The net interest rate rose, and the cost increased during the period. The company's gross sales margin in the first three quarters of 2016 was 34.71%, down 0.90 pct from a year earlier, and net profit was 14.11%, down 7.87pct from a year earlier. The expense rate during the period was 15.17%, an increase of 5.38pct over the same period last year, and the decline in operating income was the main reason for the increase in expense rate during the period. The loss of asset impairment was 12 million yuan, an increase of 41.69% over the same period last year, mainly due to the increase in the company's provision for bad debts based on accounts receivable. The operating net cash flow was 78 million yuan, an increase of 9 million yuan over the same period last year, mainly due to the increase in bank margin and the decrease in the total amount of purchase payments for general contracted projects.
Last year, Q4, Q1, Q2, and Q3 achieved operating income of 1.93 yuan, 0.86 yuan, 0.81 yuan and 103 million yuan, respectively, up-52.37%, 12.64%, 57.90%, 28.16% respectively over the same period last year. The net profit attributable to shareholders of listed companies was 0.34 yuan, 0.18 yuan, 0.02 yuan, 9 million yuan, an increase of-37.27%, 28.40%, 93.72%, 68.48%, respectively. Due to the seasonality of settlement, the company's fourth-quarter revenue and profits contribute more to the annual performance.

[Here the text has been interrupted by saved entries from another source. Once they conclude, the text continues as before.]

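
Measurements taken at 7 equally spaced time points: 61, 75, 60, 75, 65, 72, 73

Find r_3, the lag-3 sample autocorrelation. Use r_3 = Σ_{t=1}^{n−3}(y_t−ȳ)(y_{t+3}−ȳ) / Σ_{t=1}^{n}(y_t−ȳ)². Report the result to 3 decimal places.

Mean ȳ = (61 + 75 + 60 + 75 + 65 + 72 + 73)/7 = 68.7143
Deviations from mean: -7.7143, 6.2857, -8.7143, 6.2857, -3.7143, 3.2857, 4.2857
Σ(y_t−ȳ)(y_{t+3}−ȳ) = (-48.4898) + (-23.3469) + (-28.6327) + (26.9388) = -73.5306
Denominator Σ(y_t−ȳ)² = 257.4286
r_3 = -73.5306 / 257.4286 = -0.286

-0.286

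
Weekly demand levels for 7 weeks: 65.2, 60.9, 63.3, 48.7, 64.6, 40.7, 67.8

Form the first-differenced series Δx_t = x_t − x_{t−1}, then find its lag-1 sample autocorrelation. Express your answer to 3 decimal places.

-0.722

First differences Δx: -4.3, 2.4, -14.6, 15.9, -23.9, 27.1
Mean of differences = 0.4333
Numerator Σ(Δx_t−Δx̄)(Δx_{t+1}−Δx̄) = -1296.6344
Denominator Σ(Δx_t−Δx̄)² = 1794.7133
r_1(Δx) = -1296.6344 / 1794.7133 = -0.722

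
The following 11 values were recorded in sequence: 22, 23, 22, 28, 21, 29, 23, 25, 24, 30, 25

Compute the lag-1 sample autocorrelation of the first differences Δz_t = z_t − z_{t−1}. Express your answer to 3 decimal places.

First differences Δz: 1, -1, 6, -7, 8, -6, 2, -1, 6, -5
Mean of differences = 0.3000
Numerator Σ(Δz_t−Δz̄)(Δz_{t+1}−Δz̄) = -205.1900
Denominator Σ(Δz_t−Δz̄)² = 252.1000
r_1(Δz) = -205.1900 / 252.1000 = -0.814

-0.814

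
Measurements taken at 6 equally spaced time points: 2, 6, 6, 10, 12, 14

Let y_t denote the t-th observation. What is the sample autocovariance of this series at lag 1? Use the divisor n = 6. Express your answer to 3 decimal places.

7.204

Mean ȳ = (2 + 6 + 6 + 10 + 12 + 14)/6 = 8.3333
Σ_{t=1}^{5}(y_t−ȳ)(y_{t+1}−ȳ) = 43.2222
γ_1 = 43.2222 / 6 = 7.204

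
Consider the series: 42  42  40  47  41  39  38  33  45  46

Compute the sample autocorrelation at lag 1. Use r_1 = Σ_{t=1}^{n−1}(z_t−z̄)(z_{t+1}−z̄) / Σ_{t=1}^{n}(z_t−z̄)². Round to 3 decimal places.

0.082

Mean z̄ = (42 + 42 + 40 + 47 + 41 + 39 + 38 + 33 + 45 + 46)/10 = 41.3000
Numerator Σ_{t=1}^{9}(z_t−z̄)(z_{t+1}−z̄) = 12.8100
Denominator Σ(z_t−z̄)² = 156.1000
r_1 = 12.8100 / 156.1000 = 0.082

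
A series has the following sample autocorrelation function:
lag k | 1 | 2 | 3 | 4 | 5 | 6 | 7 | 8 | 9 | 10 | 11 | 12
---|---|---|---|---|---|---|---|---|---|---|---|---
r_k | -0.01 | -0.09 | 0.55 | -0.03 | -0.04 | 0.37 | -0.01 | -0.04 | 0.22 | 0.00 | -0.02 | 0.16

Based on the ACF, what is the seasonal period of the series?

3

The largest autocorrelation is r_3 = 0.55, with weaker echoes at lags 6 (0.37), 9 (0.22) and 12 (0.16); the remaining lags stay at or below 0.00.
The dominant spike at lag 3 indicates a seasonal period of 3.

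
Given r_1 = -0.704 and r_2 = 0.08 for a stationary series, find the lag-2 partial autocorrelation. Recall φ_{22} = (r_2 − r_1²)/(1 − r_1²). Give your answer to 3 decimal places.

φ_{22} = (r_2 − r_1²) / (1 − r_1²)
r_1² = (-0.704)² = 0.495616
Numerator = 0.08 − 0.4956 = -0.4156; denominator = 1 − 0.4956 = 0.5044
φ_{22} = -0.4156 / 0.5044 = -0.824

-0.824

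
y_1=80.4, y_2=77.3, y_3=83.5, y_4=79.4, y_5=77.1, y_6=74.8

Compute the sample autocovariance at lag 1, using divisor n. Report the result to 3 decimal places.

-0.125

Mean ȳ = (80.4 + 77.3 + 83.5 + 79.4 + 77.1 + 74.8)/6 = 78.7500
Deviations: 1.6500, -1.4500, 4.7500, 0.6500, -1.6500, -3.9500
Σ_{t=1}^{5}(y_t−ȳ)(y_{t+1}−ȳ) = -0.7475
γ_1 = -0.7475 / 6 = -0.125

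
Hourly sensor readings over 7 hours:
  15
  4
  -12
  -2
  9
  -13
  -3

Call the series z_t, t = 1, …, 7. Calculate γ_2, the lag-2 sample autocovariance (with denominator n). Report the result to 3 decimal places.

Mean z̄ = (15 + 4 − 12 − 2 + 9 − 13 − 3)/7 = -0.2857
Σ_{t=1}^{5}(z_t−z̄)(z_{t+2}−z̄) = -298.5918
γ_2 = -298.5918 / 7 = -42.656

-42.656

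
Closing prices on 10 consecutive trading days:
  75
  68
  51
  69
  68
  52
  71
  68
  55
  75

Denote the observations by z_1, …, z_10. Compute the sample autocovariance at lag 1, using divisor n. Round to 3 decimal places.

Mean z̄ = (75 + 68 + 51 + 69 + 68 + 52 + 71 + 68 + 55 + 75)/10 = 65.2000
Σ_{t=1}^{9}(z_t−z̄)(z_{t+1}−z̄) = -281.4400
γ_1 = -281.4400 / 10 = -28.144

-28.144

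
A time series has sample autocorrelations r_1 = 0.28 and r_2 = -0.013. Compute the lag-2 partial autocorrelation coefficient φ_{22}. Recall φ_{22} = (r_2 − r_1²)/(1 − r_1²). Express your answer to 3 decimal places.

φ_{22} = (r_2 − r_1²) / (1 − r_1²)
r_1² = (0.28)² = 0.0784
Numerator = -0.013 − 0.0784 = -0.0914; denominator = 1 − 0.0784 = 0.9216
φ_{22} = -0.0914 / 0.9216 = -0.099

-0.099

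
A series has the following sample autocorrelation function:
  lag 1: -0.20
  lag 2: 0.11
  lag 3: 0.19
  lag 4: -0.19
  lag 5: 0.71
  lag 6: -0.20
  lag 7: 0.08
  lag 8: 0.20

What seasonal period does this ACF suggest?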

The industry is in the doldrums, reducing costs and increasing efficiency and positive transformation. Subject to the continuous decline in the prosperity of the industry, the company's main business has been hit, but the company based on reality, cancel the wholly-owned subsidiary Qingdao Hetong, in order to achieve the purpose of reducing cost and increasing efficiency. At the same time, the company actively sought transformation, acquired 7.14% equity in Puyi Environmental Protection with 2 million yuan at the end of 2015, participated in the ship exhaust gas treatment business, and shared the magnificent demeanor of the environmental protection industry; in 2014, it participated in Shanghai Zhishang (equity ratio 39%) with 3.9 million yuan. In 2015, the company invested 50 million to establish PetroChina 3D, so as to improve the company's industrial chain and create a national B2B e-commerce platform for chemical and petrochemical raw materials.
Enter into photothermal power generation and open up new profit growth points. In the first quarter of 2016, the company won the bid "Zhongguang Delingha photothermal power generation project EPC" with a contract price of 256 million yuan. As the first large-scale commercial photothermal power plant in China, the project is of benchmarking significance.
In the future, the company will be based on its own technological advantages, rely on this project to further optimize the trough heat storage technology, at the same time do a good job in tackling key technical problems and improving the corresponding technical reserves of the "heat storage system" of tower photothermal power stations, and strive to become a domestic photothermal power generation "heat storage" technology leader and open up new profit growth points.
Investment advice: forecast company 2016-2018 EPS0.10/0.11/0.13 yuan, corresponding to 2016-2018 PE is 93-86-69 times, given a buy rating.